In an article published by the US Department of Defence covering the joint exercise, there were comments which suggested that the operation was also meant as a signal to China as well as Russia, including allusions to the South China Sea, an area in which the US Navy has also attempted to step up activity in response to ongoing Chinese activities there, including the recent official naming of disputed features in the sea.
However, despite ongoing attempts by the US to link Chinese activities in the South China Sea with the Arctic Ocean, the connection remains spurious, given the widely differing historical, legal and political differences between the two cases, especially since Beijing claims no sovereignty in the Arctic. In an interview last week regarding regional security issues, US Ambassador to Norway Kenneth Braithwaite, who has been nominated to be the next Secretary of the Navy, made some dubious comments about recent Sino-Norwegian relations and pointed to ‘alarming’ Chinese activities off the northern Norwegian coast, while giving no details.
The Barents Sea naval manoeuvres have been cited as the latest in a number of US and NATO-led operations in the Arctic, with the likely possibility of more to follow, given the ongoing concerns about developing Russian, and conceivably Chinese, security activities in the region.
In a statement by the US Naval Forces Europe-Africa headquarters, it was noted that American Naval vessels with the USS Harry S Truman Carrier Strike Group and the USS Iwo Jima Expeditionary Strike Group participated in the Trident Juncture NATO exercises in the Arctic in October-November 2018, and US naval vessels also periodically operated in the Arctic Ocean last year.

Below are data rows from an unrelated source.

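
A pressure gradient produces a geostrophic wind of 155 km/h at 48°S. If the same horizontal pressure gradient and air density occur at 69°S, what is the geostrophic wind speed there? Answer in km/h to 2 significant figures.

With the same pressure gradient and density, V_g ∝ 1/f ∝ 1/sin φ.
V₂ = V₁ · sin φ₁ / sin φ₂ = 155 × sin 48° / sin 69°
V₂ = 155 × 0.7431/0.9336 = 120 km/h

120 km/h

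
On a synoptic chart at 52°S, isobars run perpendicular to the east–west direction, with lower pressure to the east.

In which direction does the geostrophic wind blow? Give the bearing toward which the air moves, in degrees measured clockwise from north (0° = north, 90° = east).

000°

The pressure-gradient force points toward the east (bearing 090°).
Geostrophic balance: in the Southern Hemisphere the Coriolis force deflects motion to the left, so the geostrophic wind blows 90° to the left of the pressure-gradient force (low pressure on the right).
Rotating 090° by 90° counterclockwise gives 000° — the wind blows toward the north.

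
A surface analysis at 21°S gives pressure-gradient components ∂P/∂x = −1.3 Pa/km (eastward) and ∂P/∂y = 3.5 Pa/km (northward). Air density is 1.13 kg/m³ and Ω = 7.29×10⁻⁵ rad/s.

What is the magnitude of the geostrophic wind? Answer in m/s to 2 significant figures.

63 m/s

Coriolis parameter at 21°S:
f = 2Ω sin φ = 2 × 7.29×10⁻⁵ × sin 21° = 5.23×10⁻⁵ s⁻¹
In the Southern Hemisphere f is negative: f = −5.23×10⁻⁵ s⁻¹.
Component geostrophic relations (x east, y north):
u_g = −(1/(fρ)) ∂P/∂y,  v_g = (1/(fρ)) ∂P/∂x
u_g = −(3.5×10⁻³)/(−5.23×10⁻⁵ × 1.13) = 59.3 m/s;  v_g = (−1.3×10⁻³)/(−5.23×10⁻⁵ × 1.13) = 22.0 m/s
|V_g| = √(u_g² + v_g²) = 63.2 m/s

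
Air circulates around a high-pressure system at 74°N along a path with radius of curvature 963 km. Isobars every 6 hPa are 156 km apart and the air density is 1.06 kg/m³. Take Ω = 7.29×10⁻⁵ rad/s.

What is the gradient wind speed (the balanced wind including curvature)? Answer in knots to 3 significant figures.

67.9 knots

Coriolis parameter at 74°N:
f = 2Ω sin φ = 2 × 7.29×10⁻⁵ × sin 74° = 1.40×10⁻⁴ s⁻¹
Pressure gradient: |∂P/∂n| = 600 Pa / 156000 m = 3.85×10⁻³ Pa/m
Geostrophic speed: V_g = |∂P/∂n|/(fρ) = 3.85×10⁻³/(1.40×10⁻⁴ × 1.06) = 25.9 m/s
Around a high, pressure-gradient force acts outward with centrifugal, so Coriolis balances both:
fV = (1/ρ)|∂P/∂n| + V²/R  →  V² − fR·V + fR·V_g = 0
With fR = 1.40×10⁻⁴ × 963×10³ m = 135 m/s:
V = [fR − √((fR)² − 4 fR V_g)]/2 = [135 − √(135² − 4×135×25.9)]/2 = 34.9 m/s
Supergeostrophic (V > V_g = 25.9 m/s), as expected around a high.
Converting: 34.9 m/s × 1.944 = 67.9 knots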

The Cold Response NATO exercises scheduled for March this year in northern Norway were also meant to signify emerging US strength north of the Arctic Circle, but they were curtailed as the global coronavirus crisis began to intensify. Last week, it was also reported that plans were circulating [in Icelandic] to open up Iceland’s port of Helguvík to NATO vessels.
While it remains to be seen whether the Barents exercise, and future operations, will influence future Russian strategic interests in the Arctic, the manoeuvres were successful in calling attention to renewed American interests in the region. However, a looming question is whether future such Arctic operations might take place, given the stated disagreements between the US and Russia over navigation rights in the NSR, (as well as differences between Ottawa and Washington over the legal status of the Northwest Passage in the Canadian Arctic Archipelago).
Any potential freedom of navigation missions in either passage, however, would be highly risky both due to the considerable restraints on the American icebreaker fleet but also the much stronger diplomatic fallout such operations would generate. Nonetheless, given the strong shift in Washington’s Arctic policy towards enhancing US power projection capabilities in the region, exercises similar to that in the Barents last week may become more commonplace in the near future.
Addendum (14/05/20): It was reported today that the Left Green Movement, which governs Iceland in cooperation with the Independence and Progressive Parties, had rejected the proposal to develop a harbour and infrastructure for NATO vessels at Helguvík. The other two governing parties had supported the project.